What is $\oint_{C}z+\cfrac{z}{z+\cfrac{z}{\vdots}}dz?$

Question

It occurred to me to try to integrate continued fractions. This is currently, though, beyond my abilities, for it has been a good several years since I've practised the mathematics involved.

The type of integration, I suppose, might be like that of the study of special functions; loose yet rigorous somehow . . . at least as I was taught it.

The Question:

What, if anything, is $$\oint_{C}z+\cfrac{z}{z+\cfrac{z}{\vdots}}dz,\tag{$I$}$$ where $C$ is a contour oriented counterclockwise around (but not including) the interval $[-4, 0]$ in the complex plane?

Context:

Please see the following question on the nature of the continued fraction.

What's the value of $n+\cfrac{n}{n+\cfrac{n}{n+\cfrac{n}{\vdots}}}$ for $n\in\mathbb{C}$?

For some idea of my experience with special functions, please see the following answer of mine (based on the notes of my special functions lecturer at the time of writing).

https://math.stackexchange.com/a/801705/104041

I'm afraid that's all I have to offer in terms of context.

Please help :)

Answer 1

Let $f(z)$ be the integrand. By the previous question you linked to, $f(z)$ is equal to $\frac{x+\sqrt{x(x+4)}}{2}$ on the positive real line, and is holomorphic on $\mathbb{C} \backslash [-4,0]$. So for positive real $x$ we can rewrite $f(x)$ as follows:

\begin{align*} f(x)&=\frac{x+\sqrt{x(x+4)}}{2}\\ &=\frac{1}{2}x+\frac{1}{2}x\sqrt{1+\frac{4}{x}}\\ &=\frac{1}{2}x+\frac{1}{2}x\left(1+\frac{1}{2}\left(\frac{4}{x}\right)-\frac{1}{8}\left(\frac{4}{x}\right)^2+\frac{1}{16}\left(\frac{4}{x}\right)^2+\dots\right)\\ &=\frac{1}{2}x+\frac{1}{2}x\left(1+\frac{2}{x}-\frac{2}{x^2}+\frac{4}{x^3}+\dots\right)\\ &=x+1-\frac{1}{x}+\frac{2}{x^2}+\dots \end{align*}

using the binomial expansion of $\sqrt{1+x}$ and the fact that $\sqrt{x^2}=x$ when $x$ is positive and real.

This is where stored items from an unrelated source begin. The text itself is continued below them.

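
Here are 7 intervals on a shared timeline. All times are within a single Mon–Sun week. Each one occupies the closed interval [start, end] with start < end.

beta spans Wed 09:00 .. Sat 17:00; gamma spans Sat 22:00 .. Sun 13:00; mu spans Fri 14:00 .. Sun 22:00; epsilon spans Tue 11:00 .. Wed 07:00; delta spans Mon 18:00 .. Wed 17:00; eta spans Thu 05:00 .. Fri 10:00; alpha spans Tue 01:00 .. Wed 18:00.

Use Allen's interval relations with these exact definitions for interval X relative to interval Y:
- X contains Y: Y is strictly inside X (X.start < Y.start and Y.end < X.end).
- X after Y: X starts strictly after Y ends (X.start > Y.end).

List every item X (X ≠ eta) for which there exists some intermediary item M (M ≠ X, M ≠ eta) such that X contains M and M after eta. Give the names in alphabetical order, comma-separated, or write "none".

mu

Target eta = [Thu 05:00, Fri 10:00].
Intermediaries M with M after eta: gamma, mu.
Via gamma — items with X contains gamma: mu.
Via mu — items with X contains mu: none.
Union: mu.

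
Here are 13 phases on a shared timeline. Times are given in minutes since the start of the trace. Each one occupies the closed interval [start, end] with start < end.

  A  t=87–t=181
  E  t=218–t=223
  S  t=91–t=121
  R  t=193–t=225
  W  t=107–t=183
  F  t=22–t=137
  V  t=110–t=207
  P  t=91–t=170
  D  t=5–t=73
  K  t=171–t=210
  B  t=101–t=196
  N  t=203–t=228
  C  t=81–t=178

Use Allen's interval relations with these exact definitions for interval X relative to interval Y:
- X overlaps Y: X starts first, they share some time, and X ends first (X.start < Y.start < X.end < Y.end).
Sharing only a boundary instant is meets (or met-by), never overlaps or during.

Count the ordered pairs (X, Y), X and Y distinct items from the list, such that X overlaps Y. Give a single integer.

33

Checking all 156 ordered pairs for relation 'overlaps'; matching pairs in alphabetical order:
(A, B): A overlaps B ✓
(A, K): A overlaps K ✓
(A, V): A overlaps V ✓
(A, W): A overlaps W ✓
(B, K): B overlaps K ✓
(B, R): B overlaps R ✓
(B, V): B overlaps V ✓
(C, A): C overlaps A ✓
(C, B): C overlaps B ✓
(C, K): C overlaps K ✓
(C, V): C overlaps V ✓
(C, W): C overlaps W ✓
(D, F): D overlaps F ✓
(F, A): F overlaps A ✓
(F, B): F overlaps B ✓
(F, C): F overlaps C ✓
(F, P): F overlaps P ✓
(F, V): F overlaps V ✓
(F, W): F overlaps W ✓
(K, N): K overlaps N ✓
(K, R): K overlaps R ✓
(P, B): P overlaps B ✓
(P, V): P overlaps V ✓
(P, W): P overlaps W ✓
... plus 9 further pairs not listed.
Count: 33.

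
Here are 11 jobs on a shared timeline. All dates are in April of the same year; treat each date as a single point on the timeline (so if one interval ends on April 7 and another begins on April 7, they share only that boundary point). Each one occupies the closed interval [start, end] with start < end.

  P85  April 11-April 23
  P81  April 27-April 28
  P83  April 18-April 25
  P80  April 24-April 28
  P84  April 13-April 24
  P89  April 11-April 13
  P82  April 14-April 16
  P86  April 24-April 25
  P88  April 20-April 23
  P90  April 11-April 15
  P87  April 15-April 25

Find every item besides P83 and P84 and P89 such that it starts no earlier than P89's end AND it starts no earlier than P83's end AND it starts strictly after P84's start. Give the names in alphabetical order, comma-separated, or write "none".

P81

Conditions: its start is no earlier than P89's end (X.start >= April 13) AND its start is no earlier than P83's end (X.start >= April 25) AND its start is strictly after P84's start (X.start > April 13).
P80: start April 24 >= April 13? ✓; start April 24 >= April 25? ✗; start April 24 > April 13? ✓ → no.
P81: start April 27 >= April 13? ✓; start April 27 >= April 25? ✓; start April 27 > April 13? ✓ → yes.
P82: start April 14 >= April 13? ✓; start April 14 >= April 25? ✗; start April 14 > April 13? ✓ → no.
P85: start April 11 >= April 13? ✗; start April 11 >= April 25? ✗; start April 11 > April 13? ✗ → no.
P86: start April 24 >= April 13? ✓; start April 24 >= April 25? ✗; start April 24 > April 13? ✓ → no.
P87: start April 15 >= April 13? ✓; start April 15 >= April 25? ✗; start April 15 > April 13? ✓ → no.
P88: start April 20 >= April 13? ✓; start April 20 >= April 25? ✗; start April 20 > April 13? ✓ → no.
P90: start April 11 >= April 13? ✗; start April 11 >= April 25? ✗; start April 11 > April 13? ✗ → no.
Result: P81.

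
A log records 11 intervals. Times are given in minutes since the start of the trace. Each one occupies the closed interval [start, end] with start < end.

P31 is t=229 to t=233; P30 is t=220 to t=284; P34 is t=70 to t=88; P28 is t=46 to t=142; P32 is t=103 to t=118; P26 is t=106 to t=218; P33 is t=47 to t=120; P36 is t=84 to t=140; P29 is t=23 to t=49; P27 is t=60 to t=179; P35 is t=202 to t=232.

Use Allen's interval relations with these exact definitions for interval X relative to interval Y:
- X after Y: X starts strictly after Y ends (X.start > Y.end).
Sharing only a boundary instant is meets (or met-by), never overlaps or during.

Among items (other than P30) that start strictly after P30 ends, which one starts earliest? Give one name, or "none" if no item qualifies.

none

Target P30 = [t=220, t=284].
P26 [t=106, t=218] → before → excluded.
P27 [t=60, t=179] → before → excluded.
P28 [t=46, t=142] → before → excluded.
P29 [t=23, t=49] → before → excluded.
P31 [t=229, t=233] → during → excluded.
P32 [t=103, t=118] → before → excluded.
P33 [t=47, t=120] → before → excluded.
P34 [t=70, t=88] → before → excluded.
P35 [t=202, t=232] → overlaps → excluded.
P36 [t=84, t=140] → before → excluded.
No candidates → none.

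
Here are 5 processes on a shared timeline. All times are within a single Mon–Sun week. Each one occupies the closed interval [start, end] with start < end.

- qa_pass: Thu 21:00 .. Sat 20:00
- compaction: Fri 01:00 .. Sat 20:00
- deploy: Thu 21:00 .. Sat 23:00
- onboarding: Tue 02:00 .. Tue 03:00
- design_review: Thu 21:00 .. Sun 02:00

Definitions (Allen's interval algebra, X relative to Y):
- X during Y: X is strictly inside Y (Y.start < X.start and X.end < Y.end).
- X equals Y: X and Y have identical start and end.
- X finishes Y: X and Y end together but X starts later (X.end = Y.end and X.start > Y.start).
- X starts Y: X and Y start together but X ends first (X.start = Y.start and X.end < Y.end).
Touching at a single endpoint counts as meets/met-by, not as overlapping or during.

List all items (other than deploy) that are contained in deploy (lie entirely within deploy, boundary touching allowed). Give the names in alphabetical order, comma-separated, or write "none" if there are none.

compaction, qa_pass

Target deploy = [Thu 21:00, Sat 23:00].
compaction [Fri 01:00, Sat 20:00] → during → yes.
design_review [Thu 21:00, Sun 02:00] → started-by → no.
onboarding [Tue 02:00, Tue 03:00] → before → no.
qa_pass [Thu 21:00, Sat 20:00] → starts → yes.
Result: compaction, qa_pass.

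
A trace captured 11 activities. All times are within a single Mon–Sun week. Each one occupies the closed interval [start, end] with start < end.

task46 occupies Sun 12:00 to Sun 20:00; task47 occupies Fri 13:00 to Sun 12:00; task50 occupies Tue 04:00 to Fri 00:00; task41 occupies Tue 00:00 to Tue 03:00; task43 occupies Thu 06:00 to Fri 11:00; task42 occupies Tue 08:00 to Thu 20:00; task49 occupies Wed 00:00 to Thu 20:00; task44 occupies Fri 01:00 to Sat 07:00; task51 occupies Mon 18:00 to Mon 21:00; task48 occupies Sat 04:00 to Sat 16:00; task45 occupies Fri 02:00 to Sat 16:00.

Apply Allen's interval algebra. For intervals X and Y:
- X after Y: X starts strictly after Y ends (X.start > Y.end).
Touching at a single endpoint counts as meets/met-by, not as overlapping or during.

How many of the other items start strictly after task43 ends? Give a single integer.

3

Target task43 = [Thu 06:00, Fri 11:00].
task41 [Tue 00:00, Tue 03:00] → before → no.
task42 [Tue 08:00, Thu 20:00] → overlaps → no.
task44 [Fri 01:00, Sat 07:00] → overlapped-by → no.
task45 [Fri 02:00, Sat 16:00] → overlapped-by → no.
task46 [Sun 12:00, Sun 20:00] → after → counts.
task47 [Fri 13:00, Sun 12:00] → after → counts.
task48 [Sat 04:00, Sat 16:00] → after → counts.
task49 [Wed 00:00, Thu 20:00] → overlaps → no.
task50 [Tue 04:00, Fri 00:00] → overlaps → no.
task51 [Mon 18:00, Mon 21:00] → before → no.
Total: 3.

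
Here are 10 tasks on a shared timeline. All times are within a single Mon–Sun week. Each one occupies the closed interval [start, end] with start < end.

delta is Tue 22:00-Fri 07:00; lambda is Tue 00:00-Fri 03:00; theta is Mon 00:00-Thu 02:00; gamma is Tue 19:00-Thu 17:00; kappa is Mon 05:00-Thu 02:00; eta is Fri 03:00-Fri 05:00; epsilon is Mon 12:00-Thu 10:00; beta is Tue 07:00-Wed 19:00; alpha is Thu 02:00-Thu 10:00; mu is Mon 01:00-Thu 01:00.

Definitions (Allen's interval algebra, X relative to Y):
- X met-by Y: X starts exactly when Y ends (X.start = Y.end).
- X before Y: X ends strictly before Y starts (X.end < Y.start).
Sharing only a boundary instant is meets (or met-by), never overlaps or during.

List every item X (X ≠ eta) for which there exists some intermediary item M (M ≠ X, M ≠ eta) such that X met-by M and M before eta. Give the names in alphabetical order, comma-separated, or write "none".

Target eta = [Fri 03:00, Fri 05:00].
Intermediaries M with M before eta: alpha, beta, epsilon, gamma, kappa, mu, theta.
Via alpha — items with X met-by alpha: none.
Via beta — items with X met-by beta: none.
Via epsilon — items with X met-by epsilon: none.
Via gamma — items with X met-by gamma: none.
Via kappa — items with X met-by kappa: alpha.
Via mu — items with X met-by mu: none.
Via theta — items with X met-by theta: alpha.
Union: alpha.

alpha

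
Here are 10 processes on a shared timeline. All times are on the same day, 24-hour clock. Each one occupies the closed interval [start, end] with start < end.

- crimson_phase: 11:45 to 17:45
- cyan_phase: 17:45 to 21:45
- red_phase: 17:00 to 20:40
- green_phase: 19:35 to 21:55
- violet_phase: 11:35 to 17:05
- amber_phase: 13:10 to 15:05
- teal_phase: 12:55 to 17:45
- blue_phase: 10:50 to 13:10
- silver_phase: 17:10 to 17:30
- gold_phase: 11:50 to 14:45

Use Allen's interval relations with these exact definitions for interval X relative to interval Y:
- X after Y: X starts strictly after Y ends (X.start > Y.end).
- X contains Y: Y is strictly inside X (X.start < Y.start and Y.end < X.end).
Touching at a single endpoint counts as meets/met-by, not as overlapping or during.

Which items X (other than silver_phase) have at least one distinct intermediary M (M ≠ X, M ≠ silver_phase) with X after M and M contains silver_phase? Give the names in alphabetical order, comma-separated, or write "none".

green_phase

Target silver_phase = [17:10, 17:30].
Intermediaries M with M contains silver_phase: crimson_phase, red_phase, teal_phase.
Via crimson_phase — items with X after crimson_phase: green_phase.
Via red_phase — items with X after red_phase: none.
Via teal_phase — items with X after teal_phase: green_phase.
Union: green_phase.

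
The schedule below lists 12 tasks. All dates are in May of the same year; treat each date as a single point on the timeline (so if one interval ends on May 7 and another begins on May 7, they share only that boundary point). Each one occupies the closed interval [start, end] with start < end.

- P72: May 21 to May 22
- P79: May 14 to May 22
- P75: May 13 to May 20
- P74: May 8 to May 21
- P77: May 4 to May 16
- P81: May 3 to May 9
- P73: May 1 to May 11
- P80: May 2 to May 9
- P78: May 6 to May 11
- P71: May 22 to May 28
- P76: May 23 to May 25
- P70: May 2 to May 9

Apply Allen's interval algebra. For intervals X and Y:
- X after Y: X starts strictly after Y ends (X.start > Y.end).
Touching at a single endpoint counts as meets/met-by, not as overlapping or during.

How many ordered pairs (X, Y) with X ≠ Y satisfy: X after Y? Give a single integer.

35

Checking all 132 ordered pairs for relation 'after'; matching pairs in alphabetical order:
(P71, P70): P71 after P70 ✓
(P71, P73): P71 after P73 ✓
(P71, P74): P71 after P74 ✓
(P71, P75): P71 after P75 ✓
(P71, P77): P71 after P77 ✓
(P71, P78): P71 after P78 ✓
(P71, P80): P71 after P80 ✓
(P71, P81): P71 after P81 ✓
(P72, P70): P72 after P70 ✓
(P72, P73): P72 after P73 ✓
(P72, P75): P72 after P75 ✓
(P72, P77): P72 after P77 ✓
(P72, P78): P72 after P78 ✓
(P72, P80): P72 after P80 ✓
(P72, P81): P72 after P81 ✓
(P75, P70): P75 after P70 ✓
(P75, P73): P75 after P73 ✓
(P75, P78): P75 after P78 ✓
(P75, P80): P75 after P80 ✓
(P75, P81): P75 after P81 ✓
(P76, P70): P76 after P70 ✓
(P76, P72): P76 after P72 ✓
(P76, P73): P76 after P73 ✓
(P76, P74): P76 after P74 ✓
... plus 11 further pairs not listed.
Count: 35.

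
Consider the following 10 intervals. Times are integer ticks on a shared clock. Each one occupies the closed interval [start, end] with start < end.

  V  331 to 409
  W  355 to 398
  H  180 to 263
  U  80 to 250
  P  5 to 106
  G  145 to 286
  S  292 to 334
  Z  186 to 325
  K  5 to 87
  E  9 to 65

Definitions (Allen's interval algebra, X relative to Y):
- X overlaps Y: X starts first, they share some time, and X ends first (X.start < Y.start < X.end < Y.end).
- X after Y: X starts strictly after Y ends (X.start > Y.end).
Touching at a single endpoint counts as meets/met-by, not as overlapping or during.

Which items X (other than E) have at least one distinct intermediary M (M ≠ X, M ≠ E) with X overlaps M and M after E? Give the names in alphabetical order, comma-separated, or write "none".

G, H, K, P, S, U, Z

Target E = [9, 65].
Intermediaries M with M after E: G, H, S, U, V, W, Z.
Via G — items with X overlaps G: U.
Via H — items with X overlaps H: U.
Via S — items with X overlaps S: Z.
Via U — items with X overlaps U: K, P.
Via V — items with X overlaps V: S.
Via W — items with X overlaps W: none.
Via Z — items with X overlaps Z: G, H, U.
Union: G, H, K, P, S, U, Z.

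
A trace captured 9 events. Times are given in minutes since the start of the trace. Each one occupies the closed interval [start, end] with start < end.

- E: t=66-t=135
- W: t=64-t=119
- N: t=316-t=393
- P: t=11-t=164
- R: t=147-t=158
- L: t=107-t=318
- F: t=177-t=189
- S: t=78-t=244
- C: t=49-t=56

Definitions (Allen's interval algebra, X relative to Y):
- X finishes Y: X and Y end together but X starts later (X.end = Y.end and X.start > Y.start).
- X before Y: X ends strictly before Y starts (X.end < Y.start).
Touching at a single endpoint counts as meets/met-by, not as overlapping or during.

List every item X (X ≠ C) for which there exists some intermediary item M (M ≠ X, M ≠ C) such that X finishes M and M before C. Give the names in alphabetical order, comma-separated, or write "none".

Target C = [t=49, t=56].
Intermediaries M with M before C: none.
Union: none.

none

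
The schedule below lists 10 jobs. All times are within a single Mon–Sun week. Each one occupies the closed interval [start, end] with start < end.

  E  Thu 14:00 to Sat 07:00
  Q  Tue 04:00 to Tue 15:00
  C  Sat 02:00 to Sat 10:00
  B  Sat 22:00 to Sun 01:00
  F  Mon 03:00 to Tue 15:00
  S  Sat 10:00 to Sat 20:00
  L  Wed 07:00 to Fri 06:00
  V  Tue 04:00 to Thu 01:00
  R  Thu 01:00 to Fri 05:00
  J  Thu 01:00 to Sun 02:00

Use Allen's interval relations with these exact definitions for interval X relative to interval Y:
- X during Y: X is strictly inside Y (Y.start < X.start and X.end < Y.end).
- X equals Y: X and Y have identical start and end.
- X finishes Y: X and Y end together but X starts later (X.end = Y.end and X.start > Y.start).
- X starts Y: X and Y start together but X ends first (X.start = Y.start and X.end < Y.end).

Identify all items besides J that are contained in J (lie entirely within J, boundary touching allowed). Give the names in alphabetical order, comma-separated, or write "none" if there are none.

B, C, E, R, S

Target J = [Thu 01:00, Sun 02:00].
B [Sat 22:00, Sun 01:00] → during → yes.
C [Sat 02:00, Sat 10:00] → during → yes.
E [Thu 14:00, Sat 07:00] → during → yes.
F [Mon 03:00, Tue 15:00] → before → no.
L [Wed 07:00, Fri 06:00] → overlaps → no.
Q [Tue 04:00, Tue 15:00] → before → no.
R [Thu 01:00, Fri 05:00] → starts → yes.
S [Sat 10:00, Sat 20:00] → during → yes.
V [Tue 04:00, Thu 01:00] → meets → no.
Result: B, C, E, R, S.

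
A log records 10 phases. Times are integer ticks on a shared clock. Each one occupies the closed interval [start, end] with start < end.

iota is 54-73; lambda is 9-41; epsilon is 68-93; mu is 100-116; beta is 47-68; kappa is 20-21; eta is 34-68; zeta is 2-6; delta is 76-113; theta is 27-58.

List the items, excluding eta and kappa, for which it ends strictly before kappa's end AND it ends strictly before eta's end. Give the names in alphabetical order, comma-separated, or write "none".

zeta

Conditions: its end is strictly before kappa's end (X.end < 21) AND its end is strictly before eta's end (X.end < 68).
beta: end 68 < 21? ✗; end 68 < 68? ✗ → no.
delta: end 113 < 21? ✗; end 113 < 68? ✗ → no.
epsilon: end 93 < 21? ✗; end 93 < 68? ✗ → no.
iota: end 73 < 21? ✗; end 73 < 68? ✗ → no.
lambda: end 41 < 21? ✗; end 41 < 68? ✓ → no.
mu: end 116 < 21? ✗; end 116 < 68? ✗ → no.
theta: end 58 < 21? ✗; end 58 < 68? ✓ → no.
zeta: end 6 < 21? ✓; end 6 < 68? ✓ → yes.
Result: zeta.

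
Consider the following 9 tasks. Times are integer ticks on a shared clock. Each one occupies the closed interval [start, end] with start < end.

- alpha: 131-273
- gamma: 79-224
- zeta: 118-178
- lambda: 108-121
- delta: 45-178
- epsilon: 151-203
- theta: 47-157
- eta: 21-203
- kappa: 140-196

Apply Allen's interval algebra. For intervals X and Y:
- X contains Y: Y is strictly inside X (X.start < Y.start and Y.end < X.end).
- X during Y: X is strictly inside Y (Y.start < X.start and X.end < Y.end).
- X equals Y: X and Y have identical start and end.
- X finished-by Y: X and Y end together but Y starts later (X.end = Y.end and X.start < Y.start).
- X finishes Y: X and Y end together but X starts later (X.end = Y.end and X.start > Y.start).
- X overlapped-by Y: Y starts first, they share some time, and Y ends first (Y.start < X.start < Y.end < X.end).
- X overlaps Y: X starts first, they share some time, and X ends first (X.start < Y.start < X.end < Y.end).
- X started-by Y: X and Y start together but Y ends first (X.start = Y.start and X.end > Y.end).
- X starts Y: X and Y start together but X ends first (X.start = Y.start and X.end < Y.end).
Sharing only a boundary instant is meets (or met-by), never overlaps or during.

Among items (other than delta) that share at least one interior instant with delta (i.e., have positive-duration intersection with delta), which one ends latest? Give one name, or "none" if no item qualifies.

Target delta = [45, 178].
alpha [131, 273] → overlapped-by → candidate.
epsilon [151, 203] → overlapped-by → candidate.
eta [21, 203] → contains → candidate.
gamma [79, 224] → overlapped-by → candidate.
kappa [140, 196] → overlapped-by → candidate.
lambda [108, 121] → during → candidate.
theta [47, 157] → during → candidate.
zeta [118, 178] → finishes → candidate.
Among candidates, latest end is 273 → alpha.

alpha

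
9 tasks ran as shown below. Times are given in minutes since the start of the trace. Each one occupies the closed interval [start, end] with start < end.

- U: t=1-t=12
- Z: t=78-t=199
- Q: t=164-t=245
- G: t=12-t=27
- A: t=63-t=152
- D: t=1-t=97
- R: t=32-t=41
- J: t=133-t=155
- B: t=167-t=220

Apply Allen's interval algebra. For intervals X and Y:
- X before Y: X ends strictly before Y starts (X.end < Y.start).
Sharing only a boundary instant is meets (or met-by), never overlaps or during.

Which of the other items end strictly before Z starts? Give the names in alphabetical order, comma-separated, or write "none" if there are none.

G, R, U

Target Z = [t=78, t=199].
A [t=63, t=152] → overlaps → no.
B [t=167, t=220] → overlapped-by → no.
D [t=1, t=97] → overlaps → no.
G [t=12, t=27] → before → yes.
J [t=133, t=155] → during → no.
Q [t=164, t=245] → overlapped-by → no.
R [t=32, t=41] → before → yes.
U [t=1, t=12] → before → yes.
Result: G, R, U.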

This series will converge whenever $-1<4/x<1$: that is, whenever $x>4$ (since we're assuming for the moment $x$ is positive). By comparison, that means that this series converges on the entire complex domain $\{z:|z|>4\}$, and is holomorphic on that domain. So this series is actually equal to the integrand on the entire complex domain $\{z:|z|>4\}$: they are two holomorphic functions on the same domain, which agree on the set $\{x \in \mathbb{R}:x>4\}$ in that domain, and that set has non-isolated points.

In short, this shows that the integrand has the Laurent expansion

$$ f(z)=z+1-\frac{1}{z}+\frac{2}{z^2}+\dots $$

which converges on the domain $\{z:|z|>4\}$. Since the coefficient of $\frac{1}{z}$ in this expansion is $-1$, we can integrate term-by-term over any curve $C$ in this domain, to obtain $\int_C f(z) \, dz=2\pi i(-1)=-2\pi i$.

Answer 2

I am not an expert on continued fractions, so take this with a grain of salt. But here's my take. We don't know what the continued fraction is, except that we know it is a function of $z$. Call it $y(z)$:

$\displaystyle y(z) = z + \frac{z}{z+{\frac{z}{etc.}}}$

But now notice that the denominator in the fraction is also $y(z)$! And so,

$\displaystyle y(z) = z + \frac{z}{y(z)}$

This gives a quadratic equation for $y(z)$, and you can confirm that it is satisfied by

$\displaystyle y(z)= \frac{z \pm\sqrt{z^2+4z}}{2} $

So your integral is equivalent to integrating $y(z)$ over your given contour. (BTW, how you choose between the plus and minus roots, I don't know. Maybe it doesn't matter?)